Der Abwärtstrend bei Audi mit einem Werk in Neckarsulm (Kreis Heilbronn) setzt sich fort. Der Autobauer aus dem Volkswagen-Konzern hat im ersten Quartal erneut deutlich weniger verdient. US-Zölle und der schwächelnde China-Markt ziehen die Bilanz spürbar nach unten. Das geht aus einer aktuellen Mitteilung des Konzerns hervor. Der Druck auf Audi, schneller zu sparen und effizienter zu werden, wächst.

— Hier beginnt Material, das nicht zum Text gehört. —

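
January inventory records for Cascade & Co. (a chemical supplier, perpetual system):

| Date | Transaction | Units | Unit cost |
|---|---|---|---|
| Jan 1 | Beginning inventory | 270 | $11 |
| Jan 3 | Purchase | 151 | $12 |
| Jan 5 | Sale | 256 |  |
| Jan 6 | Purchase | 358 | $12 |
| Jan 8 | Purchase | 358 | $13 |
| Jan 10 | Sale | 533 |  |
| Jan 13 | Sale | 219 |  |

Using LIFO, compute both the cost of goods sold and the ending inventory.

COGS = $12,313; ending inventory = $1,419

Jan 5, 256 sold [LIFO — newest first]: 151 @ $12 + 105 @ $11 = $2,967
Jan 10, 533 sold [LIFO — newest first]: 358 @ $13 + 175 @ $12 = $6,754
Jan 13, 219 sold [LIFO — newest first]: 183 @ $12 + 36 @ $11 = $2,592
Total COGS = $2,967 + $6,754 + $2,592 = $12,313
Ending inventory: 129 @ $11 = $1,419
Check: goods available $13,732 = COGS $12,313 + ending $1,419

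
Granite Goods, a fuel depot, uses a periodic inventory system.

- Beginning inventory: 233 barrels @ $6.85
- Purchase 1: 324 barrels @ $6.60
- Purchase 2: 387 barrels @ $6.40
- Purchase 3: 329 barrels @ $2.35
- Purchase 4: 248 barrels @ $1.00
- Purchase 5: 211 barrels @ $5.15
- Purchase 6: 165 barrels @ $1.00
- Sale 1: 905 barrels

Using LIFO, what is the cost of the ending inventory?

Ending inventory = $6,324.05

Sale 1 (905) [LIFO — newest first]: 165 @ $1.00 + 211 @ $5.15 + 248 @ $1.00 + 281 @ $2.35 = $2,160.00
Ending inventory: 233 @ $6.85 + 324 @ $6.60 + 387 @ $6.40 + 48 @ $2.35 = $6,324.05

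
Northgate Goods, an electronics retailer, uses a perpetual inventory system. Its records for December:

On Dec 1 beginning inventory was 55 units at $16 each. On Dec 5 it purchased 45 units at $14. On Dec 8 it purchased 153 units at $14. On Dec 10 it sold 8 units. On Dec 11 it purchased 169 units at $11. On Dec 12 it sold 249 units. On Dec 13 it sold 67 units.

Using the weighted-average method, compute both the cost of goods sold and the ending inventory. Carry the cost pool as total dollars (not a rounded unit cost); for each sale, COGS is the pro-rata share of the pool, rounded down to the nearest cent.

COGS = $4,233.79; ending inventory = $1,277.21

After Dec 1: 55 on hand, pool $880.00 (≈ $16.0000 each)
After Dec 5: 100 on hand, pool $1,510.00 (≈ $15.1000 each)
After Dec 8: 253 on hand, pool $3,652.00 (≈ $14.4348 each)
Dec 10, sell 8: 8/253 × $3,652.00 → $115.47
After Dec 11: 414 on hand, pool $5,395.53 (≈ $13.0327 each)
Dec 12, sell 249: 249/414 × $5,395.53 → $3,245.13
Dec 13, sell 67: 67/165 × $2,150.40 → $873.19
Total COGS = $115.47 + $3,245.13 + $873.19 = $4,233.79
Ending inventory (cost pool remaining) = $1,277.21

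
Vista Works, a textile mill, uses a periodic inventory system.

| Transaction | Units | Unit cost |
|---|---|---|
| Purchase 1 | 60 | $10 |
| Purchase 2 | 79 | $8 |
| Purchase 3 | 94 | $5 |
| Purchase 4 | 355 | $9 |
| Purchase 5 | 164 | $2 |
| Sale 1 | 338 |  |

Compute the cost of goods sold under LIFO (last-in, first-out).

COGS = $1,894

Sale 1 (338) [LIFO — newest first]: 164 @ $2 + 174 @ $9 = $1,894
Ending inventory: 60 @ $10 + 79 @ $8 + 94 @ $5 + 181 @ $9 = $3,331
Check: goods available $5,225 = COGS $1,894 + ending $3,331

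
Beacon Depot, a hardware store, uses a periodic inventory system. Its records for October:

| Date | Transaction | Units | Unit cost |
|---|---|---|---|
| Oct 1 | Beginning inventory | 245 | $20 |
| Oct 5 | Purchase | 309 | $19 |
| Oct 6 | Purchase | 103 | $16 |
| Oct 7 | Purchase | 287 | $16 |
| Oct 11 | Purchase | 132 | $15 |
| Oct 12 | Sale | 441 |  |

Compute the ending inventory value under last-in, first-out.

Ending inventory = $12,067

Oct 12, 441 sold [LIFO — newest first]: 132 @ $15 + 287 @ $16 + 22 @ $16 = $6,924
Ending inventory: 245 @ $20 + 309 @ $19 + 81 @ $16 = $12,067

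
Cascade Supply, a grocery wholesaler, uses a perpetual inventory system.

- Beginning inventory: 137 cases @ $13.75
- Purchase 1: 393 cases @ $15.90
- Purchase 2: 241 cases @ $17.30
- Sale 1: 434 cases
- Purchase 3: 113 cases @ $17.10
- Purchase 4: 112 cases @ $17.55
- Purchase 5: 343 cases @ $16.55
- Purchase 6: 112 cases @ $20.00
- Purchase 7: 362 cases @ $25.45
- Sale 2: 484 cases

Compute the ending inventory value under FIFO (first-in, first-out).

Sale 1 (434) [FIFO — oldest first]: 137 @ $13.75 + 297 @ $15.90 = $6,606.05
Sale 2 (484) [FIFO — oldest first]: 96 @ $15.90 + 241 @ $17.30 + 113 @ $17.10 + 34 @ $17.55 = $8,224.70
Total COGS = $6,606.05 + $8,224.70 = $14,830.75
Ending inventory: 78 @ $17.55 + 343 @ $16.55 + 112 @ $20.00 + 362 @ $25.45 = $18,498.45
Check: goods available $33,329.20 = COGS $14,830.75 + ending $18,498.45

Ending inventory = $18,498.45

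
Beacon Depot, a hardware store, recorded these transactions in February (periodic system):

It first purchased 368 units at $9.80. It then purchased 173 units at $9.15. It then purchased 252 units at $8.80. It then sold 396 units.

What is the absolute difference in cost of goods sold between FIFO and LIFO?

$327.40

FIFO COGS: 368 @ $9.80 + 28 @ $9.15 = $3,862.60
LIFO COGS: 252 @ $8.80 + 144 @ $9.15 = $3,535.20
Difference = |$3,862.60 − $3,535.20| = $327.40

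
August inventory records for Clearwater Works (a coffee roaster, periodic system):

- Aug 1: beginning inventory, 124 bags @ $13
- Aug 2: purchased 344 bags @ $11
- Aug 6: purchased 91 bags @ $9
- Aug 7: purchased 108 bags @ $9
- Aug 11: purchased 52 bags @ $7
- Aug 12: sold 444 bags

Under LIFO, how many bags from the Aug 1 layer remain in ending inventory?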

Gewinn bei Audi sinkt zum vierten Mal in Folge
Audi hat im ersten Quartal nach Steuern 559 Millionen Euro verdient. Das sind gut elf Prozent weniger als im Vorjahreszeitraum. Damit steht fest: Es ist bereits der vierte Rückgang in einem ersten Quartal in Folge. Und auch der Umsatz ging zurück - von 15,4 auf 14,2 Milliarden Euro. Betroffen ist demnach der gesamte Audi-Konzern inklusive Bentley und Lamborghini.
Finanzchef Jürgen Rittersberger spricht von "erheblichem Handlungsdruck". Der Konzern treibe deshalb "Kosten- und Effizienzprogramme konsequent voran" - heißt: Im ganzen VW-Konzern wird derzeit darüber diskutiert, wie weiter gespart werden kann. Rittersberger betonte allerdings erneut, wie bedeutend das Werk in Neckarsulm für Audi sei. Es sei "modern aufgestellt und gut ausgelastet" und ein "ganz entscheidendes Werk" für
Audi.
Gerüchten zufolge steht das Werk in Neckarsulm allerdings auf der Kippe: Auslöser ist ein Bericht des "Handelsblatts" über interne Diskussionen im Volkswagen-Konzern über eine weitere Reduzierung von Kapazitäten in Deutschland - bis hin zu möglichen Werksschließungen. In einer Stellungnahme dazu an den SWR heißt es: Es gebe "noch keine Entscheidung zu weiteren Kapazitätsanpassungen an deutschen Audi‑Standorten."
Gerüchte über Werksschließung Audi unter Druck: Steht das Werk Neckarsulm im Fokus neuer Sparpläne?
Gerüchte um mögliche Kapazitätskürzungen sorgen für Unruhe bei Audi. Besonders das Werk Neckarsulm rückt in den Fokus. Noch gibt es aber keine offiziellen Entscheidungen.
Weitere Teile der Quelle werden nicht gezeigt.